I'm a bit stumped in coming up with ideas on how to solve this problem. Basically, the rails for my stairs are predrilled at the bottom. I suppose to allow a bolted-in installation in some heavier duty installs (they are commercial grade rails). Well, unfortunately, one of the rail cups was cemented in place, in just the right position, that one of the little grounding clips/tabs always falls right into one of these holes and then flips outward, into the cavity of the rail. The grounding clips in each cup are like a butterfly - there's an upper and lower tab, both connected at a mid point with a screw/rivet.
Anyway, this hole in the rail presents a problem in that when I try to remove the rail in the fall, the clip that falls into the whole holds the rail down.
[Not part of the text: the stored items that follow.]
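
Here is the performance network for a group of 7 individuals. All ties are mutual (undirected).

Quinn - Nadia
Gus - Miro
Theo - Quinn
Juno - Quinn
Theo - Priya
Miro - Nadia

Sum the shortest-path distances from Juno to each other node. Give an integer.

Distances from Juno: Gus:4, Miro:3, Nadia:2, Priya:3, Quinn:1, Theo:2.
Sum = 4 + 3 + 2 + 3 + 1 + 2 = 15.

15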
It's the bottom facing clip of course, so it grabs the lip of the hole and prevents me from pulling the rail out easily. I have to basically force the rail out, bending the clip 180 degrees. If I do this any more, I'm sure that ground clip is just going to break out. Maybe I don't need it, as that rail cup would have one more clip, and the other end of the rail has both clips intact, but I'd like to preserve it if I can. As I think about it, if I fill the hole with something non conductive, that clip probably wouldn't be grounding anyway...
I was thinking of something I might be able to insert into the rail end or something I could fill the hole with that might hold up to the movement and pressure.
I'm not sure how easy it is to visualize the problem...hopefully someone has an idea.